Q. We bought this house about two years ago. There was
this rose already planted. I noticed last
summer the leaves get a shiny look on them and a sticky feel. We had roses at
other house never saw this before. Do you have any idea what it is and what to
do?
Horticultural oil for the winter months |
A. This usually means it is one of the sap-sucking
insects feeding on leaves, soft stems, and flower buds. Sometimes flower
petals. These insects suck on plant juices by piercing the plant and causing
physical damage and/or transmitting diseases.
They use the plant juices for
their sugar content but can't use it all so they poop it out the backend as a
sticky, shiny excrement. This sugary excrement attracts ants. The answer
learned that if they protect these plant juice-sucking insects from other
insects that might hurt them they can group them together and treat them like
we would treat dairy cattle.
They have also learned that they can move the
immature of these insects to new locations and spread them out and get an even
greater benefit from them. We would call it expansion to improve their
"economy of scale".
The list of insects include aphids, whiteflies,
mealybugs, and the scale insects. Perhaps even thrips. The number one insect on
roses during cool weather is aphids. In hot weather it is usually whiteflies
because aphids do not like hot weather like whiteflies do and aphid numbers
dwindle while whitefly numbers are on the rise.
Besides giving off the sticky
shiny excrement, aphids cause immature leaves to begin to curl as they grow
giving them even more protection since the curled leaf also protects the
"herd". Adult whiteflies are pretty good flyers and when the plant
leaves are disturbed they usually take flight looking like a bunch of flying
white dandruff. Least common are mealybugs and scale insects.

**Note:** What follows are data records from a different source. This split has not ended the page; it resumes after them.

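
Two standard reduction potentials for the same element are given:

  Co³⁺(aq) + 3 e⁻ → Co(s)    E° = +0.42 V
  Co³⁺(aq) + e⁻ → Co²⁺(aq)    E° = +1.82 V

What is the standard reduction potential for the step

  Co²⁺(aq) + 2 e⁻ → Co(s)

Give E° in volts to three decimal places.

Sequential free energies add, so n₃E°₃ = n₁E°₁ + n₂E°₂.
With n₃ = 3, and the known step contributing 1×(+1.82) V, the unknown satisfies 2·E° = 3×(+0.42) − 1×(+1.82) = -0.560.
E° = -0.560 / 2 = -0.280 V.

-0.280 V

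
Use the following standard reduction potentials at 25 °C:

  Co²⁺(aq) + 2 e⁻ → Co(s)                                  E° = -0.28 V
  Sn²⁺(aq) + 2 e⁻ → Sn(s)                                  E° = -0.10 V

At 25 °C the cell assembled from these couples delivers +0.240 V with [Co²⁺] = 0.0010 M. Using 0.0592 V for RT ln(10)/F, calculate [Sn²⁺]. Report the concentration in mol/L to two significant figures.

Sn²⁺/Sn is the cathode, Co²⁺/Co the anode: E°cell = +0.18 V, n = 2.
Overall reaction: Sn²⁺(aq) + Co(s) → Sn(s) + Co²⁺(aq); Q = [Co²⁺]^1/[Sn²⁺]^1.
From E = E° − (0.0592/n) log Q: log Q = (E° − E)·n/0.0592 = (+0.18 − (+0.240))·2/0.0592 = -2.0270.
So 1·log[Sn²⁺] = 1·log(0.001) − log Q = -3.0000 − (-2.0270) = -0.9730; [Sn²⁺] = 10^(-0.9730) ≈ 0.11 M.

0.11 M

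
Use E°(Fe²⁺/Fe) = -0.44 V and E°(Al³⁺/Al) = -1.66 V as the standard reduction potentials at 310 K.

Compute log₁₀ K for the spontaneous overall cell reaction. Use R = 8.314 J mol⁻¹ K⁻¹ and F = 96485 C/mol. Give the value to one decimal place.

119.0

Cathode: Fe²⁺/Fe; anode: Al³⁺/Al. E°cell = (-0.44) − (-1.66) = +1.22 V, with n = 6.
ΔG° = −nFE° = −RT ln K, so ln K = nFE°/(RT) = (6)(96485)(+1.22) / ((8.314)(310)) = 274.031.
log₁₀ K = 274.031 / ln 10 = 119.0.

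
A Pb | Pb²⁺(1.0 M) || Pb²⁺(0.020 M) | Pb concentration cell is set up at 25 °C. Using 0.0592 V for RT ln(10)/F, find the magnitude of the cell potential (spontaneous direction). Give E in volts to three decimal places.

+0.050 V

For a concentration cell E°cell = 0. The 1.0 M side is the cathode (reduction is favoured where [Pb²⁺] is higher).
With n = 2, E = −(0.0592/2) log([Pb²⁺]ₐₙ/[Pb²⁺]꜀ₐₜ) = −(0.0592/2) log(0.02/1) = −(0.0592/2)(-1.699) = +0.050 V.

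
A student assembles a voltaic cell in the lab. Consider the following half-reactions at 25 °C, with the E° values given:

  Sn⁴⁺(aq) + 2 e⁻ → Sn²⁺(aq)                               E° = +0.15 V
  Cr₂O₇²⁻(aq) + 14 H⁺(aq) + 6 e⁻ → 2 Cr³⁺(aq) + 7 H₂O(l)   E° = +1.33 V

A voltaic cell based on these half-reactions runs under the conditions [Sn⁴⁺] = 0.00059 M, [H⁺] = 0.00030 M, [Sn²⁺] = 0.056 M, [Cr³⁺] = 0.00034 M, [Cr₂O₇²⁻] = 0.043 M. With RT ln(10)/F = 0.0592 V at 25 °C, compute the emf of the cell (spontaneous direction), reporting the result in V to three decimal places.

Cr₂O₇²⁻/Cr³⁺ is the cathode (higher E°), Sn⁴⁺/Sn²⁺ the anode: E°cell = +1.33 − (+0.15) = +1.18 V, n = 6.
Overall: Cr₂O₇²⁻(aq) + 14 H⁺(aq) + 3 Sn²⁺(aq) → 2 Cr³⁺(aq) + 7 H₂O(l) + 3 Sn⁴⁺(aq)
Q = [Cr³⁺]^2·[Sn⁴⁺]^3 / ([Cr₂O₇²⁻]·[H⁺]^14·[Sn²⁺]^3); log Q = 37.818.
E = E° − (0.0592/n) log Q = +1.18 − (0.0592/6)(37.818) = +0.807 V.

+0.807 V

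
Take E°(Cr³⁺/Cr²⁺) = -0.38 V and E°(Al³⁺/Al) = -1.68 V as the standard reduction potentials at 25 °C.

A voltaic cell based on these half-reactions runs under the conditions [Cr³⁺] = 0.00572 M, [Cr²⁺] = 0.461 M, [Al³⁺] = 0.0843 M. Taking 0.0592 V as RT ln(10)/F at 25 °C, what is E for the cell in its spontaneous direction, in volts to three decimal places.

+1.208 V

Cr³⁺/Cr²⁺ is the cathode (higher E°), Al³⁺/Al the anode: E°cell = -0.38 − (-1.68) = +1.30 V, n = 3.
Overall: 3 Cr³⁺(aq) + Al(s) → 3 Cr²⁺(aq) + Al³⁺(aq)
Q = [Cr²⁺]^3·[Al³⁺] / ([Cr³⁺]^3); log Q = 4.645.
E = E° − (0.0592/n) log Q = +1.30 − (0.0592/3)(4.645) = +1.208 V.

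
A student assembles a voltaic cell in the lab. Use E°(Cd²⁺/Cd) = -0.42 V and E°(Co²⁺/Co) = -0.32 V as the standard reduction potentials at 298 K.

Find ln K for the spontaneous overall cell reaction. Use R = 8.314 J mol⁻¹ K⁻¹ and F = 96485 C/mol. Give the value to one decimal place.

7.8

Cathode: Co²⁺/Co; anode: Cd²⁺/Cd. E°cell = (-0.32) − (-0.42) = +0.10 V, with n = 2.
ΔG° = −nFE° = −RT ln K, so ln K = nFE°/(RT) = (2)(96485)(+0.10) / ((8.314)(298)) = 7.789.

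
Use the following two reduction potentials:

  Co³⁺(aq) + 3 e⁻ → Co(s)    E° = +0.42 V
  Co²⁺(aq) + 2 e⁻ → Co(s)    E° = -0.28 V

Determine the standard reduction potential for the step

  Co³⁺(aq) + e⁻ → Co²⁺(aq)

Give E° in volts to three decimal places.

Sequential free energies add, so n₃E°₃ = n₁E°₁ + n₂E°₂.
With n₃ = 3, and the known step contributing 2×(-0.28) V, the unknown satisfies 1·E° = 3×(+0.42) − 2×(-0.28) = +1.820.
E° = +1.820 / 1 = +1.820 V.

+1.820 V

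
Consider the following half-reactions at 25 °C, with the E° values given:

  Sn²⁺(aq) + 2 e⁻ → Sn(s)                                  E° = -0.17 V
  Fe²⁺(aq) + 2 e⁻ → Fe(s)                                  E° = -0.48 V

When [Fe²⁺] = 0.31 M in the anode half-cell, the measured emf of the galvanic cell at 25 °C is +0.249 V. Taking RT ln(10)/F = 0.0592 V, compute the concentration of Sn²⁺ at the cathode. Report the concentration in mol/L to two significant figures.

0.0027 M

Sn²⁺/Sn is the cathode, Fe²⁺/Fe the anode: E°cell = +0.31 V, n = 2.
Overall reaction: Sn²⁺(aq) + Fe(s) → Sn(s) + Fe²⁺(aq); Q = [Fe²⁺]^1/[Sn²⁺]^1.
From E = E° − (0.0592/n) log Q: log Q = (E° − E)·n/0.0592 = (+0.31 − (+0.249))·2/0.0592 = 2.0608.
So 1·log[Sn²⁺] = 1·log(0.31) − log Q = -0.5086 − (2.0608) = -2.5694; [Sn²⁺] = 10^(-2.5694) ≈ 0.0027 M.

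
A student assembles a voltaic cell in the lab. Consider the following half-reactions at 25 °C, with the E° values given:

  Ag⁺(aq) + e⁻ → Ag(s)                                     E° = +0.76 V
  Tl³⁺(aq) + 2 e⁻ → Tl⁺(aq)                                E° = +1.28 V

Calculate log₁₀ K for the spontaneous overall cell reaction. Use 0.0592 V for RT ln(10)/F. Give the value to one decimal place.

17.6

Cathode: Tl³⁺/Tl⁺; anode: Ag⁺/Ag. E°cell = +0.52 V, n = 2.
log K = nE°cell / 0.0592 = (2)(+0.52) / 0.0592 = 17.6.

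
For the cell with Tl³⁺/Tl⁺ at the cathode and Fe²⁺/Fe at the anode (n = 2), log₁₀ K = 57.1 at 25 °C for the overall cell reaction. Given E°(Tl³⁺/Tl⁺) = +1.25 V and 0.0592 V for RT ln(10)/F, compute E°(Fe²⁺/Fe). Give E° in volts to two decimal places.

-0.44 V

E°cell = (0.0592/n)·log K = (0.0592/2)(57.1) = +1.690 V.
Since Tl³⁺/Tl⁺ is the cathode and Fe²⁺/Fe the anode, E°cell = E°(Tl³⁺/Tl⁺) − E°(Fe²⁺/Fe).
So E°(Fe²⁺/Fe) = E°(Tl³⁺/Tl⁺) − E°cell = (+1.25) − (+1.690) = -0.44 V.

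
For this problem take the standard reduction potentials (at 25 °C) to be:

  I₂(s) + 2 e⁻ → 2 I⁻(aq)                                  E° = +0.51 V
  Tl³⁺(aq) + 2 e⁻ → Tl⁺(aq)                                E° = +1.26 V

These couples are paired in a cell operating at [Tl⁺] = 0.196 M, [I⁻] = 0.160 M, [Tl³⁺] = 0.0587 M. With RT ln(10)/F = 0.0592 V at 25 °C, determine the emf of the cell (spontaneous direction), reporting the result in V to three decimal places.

Tl³⁺/Tl⁺ is the cathode (higher E°), I₂/I⁻ the anode: E°cell = +1.26 − (+0.51) = +0.75 V, n = 2.
Overall: Tl³⁺(aq) + 2 I⁻(aq) → Tl⁺(aq) + I₂(s)
Q = [Tl⁺] / ([Tl³⁺]·[I⁻]^2); log Q = 2.115.
E = E° − (0.0592/n) log Q = +0.75 − (0.0592/2)(2.115) = +0.687 V.

+0.687 V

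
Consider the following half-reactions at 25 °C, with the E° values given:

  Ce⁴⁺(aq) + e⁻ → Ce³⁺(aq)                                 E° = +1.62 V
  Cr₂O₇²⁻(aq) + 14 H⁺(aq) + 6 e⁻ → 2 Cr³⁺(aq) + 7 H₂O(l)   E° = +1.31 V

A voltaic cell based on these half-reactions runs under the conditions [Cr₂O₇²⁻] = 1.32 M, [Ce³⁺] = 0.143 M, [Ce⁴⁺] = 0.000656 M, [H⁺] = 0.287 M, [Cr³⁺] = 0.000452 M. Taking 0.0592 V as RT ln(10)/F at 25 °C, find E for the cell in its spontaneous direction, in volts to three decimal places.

+0.179 V

Ce⁴⁺/Ce³⁺ is the cathode (higher E°), Cr₂O₇²⁻/Cr³⁺ the anode: E°cell = +1.62 − (+1.31) = +0.31 V, n = 6.
Overall: 6 Ce⁴⁺(aq) + 2 Cr³⁺(aq) + 7 H₂O(l) → 6 Ce³⁺(aq) + Cr₂O₇²⁻(aq) + 14 H⁺(aq)
Q = [Ce³⁺]^6·[Cr₂O₇²⁻]·[H⁺]^14 / ([Ce⁴⁺]^6·[Cr³⁺]^2); log Q = 13.251.
E = E° − (0.0592/n) log Q = +0.31 − (0.0592/6)(13.251) = +0.179 V.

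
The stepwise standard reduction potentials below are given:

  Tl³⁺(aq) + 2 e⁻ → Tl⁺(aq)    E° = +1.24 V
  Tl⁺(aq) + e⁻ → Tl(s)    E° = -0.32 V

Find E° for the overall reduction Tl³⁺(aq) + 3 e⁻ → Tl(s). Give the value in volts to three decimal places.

+0.720 V

Adding the free-energy changes (−nFE°) of the two steps gives −n₃FE°₃ = −n₁FE°₁ − n₂FE°₂.
E°₃ = (2×+1.24 + 1×-0.32) / 3 = (+2.160) / 3 = +0.720 V.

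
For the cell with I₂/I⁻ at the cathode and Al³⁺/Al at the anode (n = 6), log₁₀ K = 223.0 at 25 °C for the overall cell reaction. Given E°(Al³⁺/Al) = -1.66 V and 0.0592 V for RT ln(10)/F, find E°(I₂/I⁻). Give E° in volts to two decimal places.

+0.54 V

E°cell = (0.0592/n)·log K = (0.0592/6)(223.0) = +2.200 V.
Since I₂/I⁻ is the cathode and Al³⁺/Al the anode, E°cell = E°(I₂/I⁻) − E°(Al³⁺/Al).
So E°(I₂/I⁻) = E°cell + E°(Al³⁺/Al) = +2.200 + (-1.66) = +0.54 V.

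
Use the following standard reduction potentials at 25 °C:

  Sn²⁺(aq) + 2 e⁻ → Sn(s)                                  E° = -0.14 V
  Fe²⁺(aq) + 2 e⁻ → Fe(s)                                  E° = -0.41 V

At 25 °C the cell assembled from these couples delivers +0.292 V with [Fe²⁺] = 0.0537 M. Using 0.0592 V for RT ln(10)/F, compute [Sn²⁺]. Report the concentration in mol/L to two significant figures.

0.30 M

Sn²⁺/Sn is the cathode, Fe²⁺/Fe the anode: E°cell = +0.27 V, n = 2.
Overall reaction: Sn²⁺(aq) + Fe(s) → Sn(s) + Fe²⁺(aq); Q = [Fe²⁺]^1/[Sn²⁺]^1.
From E = E° − (0.0592/n) log Q: log Q = (E° − E)·n/0.0592 = (+0.27 − (+0.292))·2/0.0592 = -0.7432.
So 1·log[Sn²⁺] = 1·log(0.0537) − log Q = -1.2700 − (-0.7432) = -0.5268; [Sn²⁺] = 10^(-0.5268) ≈ 0.30 M.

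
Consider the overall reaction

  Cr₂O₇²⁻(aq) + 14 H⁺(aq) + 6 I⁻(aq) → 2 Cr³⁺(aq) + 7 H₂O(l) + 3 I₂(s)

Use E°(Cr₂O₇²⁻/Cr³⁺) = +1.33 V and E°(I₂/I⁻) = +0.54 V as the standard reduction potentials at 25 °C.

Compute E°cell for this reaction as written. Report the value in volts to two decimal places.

+0.79 V

The Cr₂O₇²⁻/Cr³⁺ couple has the higher reduction potential, so it is the cathode; I₂/I⁻ is oxidised at the anode.
E°cell = E°(cathode) − E°(anode) = (+1.33) − (+0.54) = +0.79 V.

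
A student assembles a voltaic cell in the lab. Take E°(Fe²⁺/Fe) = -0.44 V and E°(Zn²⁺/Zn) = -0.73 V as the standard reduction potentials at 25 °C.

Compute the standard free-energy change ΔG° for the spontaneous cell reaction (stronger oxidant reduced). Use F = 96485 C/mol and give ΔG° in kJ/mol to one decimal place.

Fe²⁺/Fe (E° = -0.44 V) is the cathode; Zn²⁺/Zn (E° = -0.73 V) is the anode, so E°cell = +0.29 V.
Balancing electrons gives n = 2 (lcm of 2 and 2).
ΔG° = −nFE° = −(2)(96485)(+0.29) = -55,961 J = -56.0 kJ/mol.

-56.0 kJ/mol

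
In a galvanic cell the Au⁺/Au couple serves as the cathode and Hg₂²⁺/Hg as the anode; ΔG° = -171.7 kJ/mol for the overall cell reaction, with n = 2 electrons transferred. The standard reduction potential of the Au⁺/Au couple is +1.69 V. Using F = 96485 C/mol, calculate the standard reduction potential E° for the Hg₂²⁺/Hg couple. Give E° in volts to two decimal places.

+0.80 V

E°cell = −ΔG°/(nF) = −(-171.7×10³)/((2)(96485)) = +0.890 V.
Since Au⁺/Au is the cathode and Hg₂²⁺/Hg the anode, E°cell = E°(Au⁺/Au) − E°(Hg₂²⁺/Hg).
So E°(Hg₂²⁺/Hg) = E°(Au⁺/Au) − E°cell = (+1.69) − (+0.890) = +0.80 V.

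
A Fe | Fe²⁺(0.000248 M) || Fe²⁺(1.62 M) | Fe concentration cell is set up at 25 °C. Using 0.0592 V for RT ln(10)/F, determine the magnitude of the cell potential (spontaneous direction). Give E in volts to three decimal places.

+0.113 V

For a concentration cell E°cell = 0. The 1.62 M side is the cathode (reduction is favoured where [Fe²⁺] is higher).
With n = 2, E = −(0.0592/2) log([Fe²⁺]ₐₙ/[Fe²⁺]꜀ₐₜ) = −(0.0592/2) log(0.000248/1.62) = −(0.0592/2)(-3.815) = +0.113 V.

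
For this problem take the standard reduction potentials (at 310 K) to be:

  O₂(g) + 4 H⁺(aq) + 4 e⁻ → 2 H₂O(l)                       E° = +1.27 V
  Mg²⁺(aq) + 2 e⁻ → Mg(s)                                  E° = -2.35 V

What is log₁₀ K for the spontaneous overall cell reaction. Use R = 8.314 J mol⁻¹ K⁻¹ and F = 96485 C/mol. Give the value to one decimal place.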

Here is the protocol I would use for growing roses here
and controlling their insect pests.
• During
the winter months and early spring months spray roses with horticultural oil
twice, about a month apart, covering the entire plant.
• During
February, March and possibly April spray the bottom sides of expanding leaves
with insecticidal soap and control ants. I would spray 2 to 4 weeks apart
depending on whether I saw a problem developing.
• As a
flower buds are developing, spray with Spinosad for thrips control if thrips
are causing damage to flower buds.
Pyrethrum-based insecticide |
• As warm
weather is developing, inspect the plant for whiteflies and damage from
whiteflies. Control ants. Spray with pyrethrum based insecticides or use
insecticidal soap until they are
controlled.
An alternative is to use a conventional insecticide that
contains imidacloprid and apply it to the soil as a liquid drench at the
beginning of the season. I am not a big fan of this insecticide for flowering
plants. It has been implicated in colony collapse disorder for honeybees.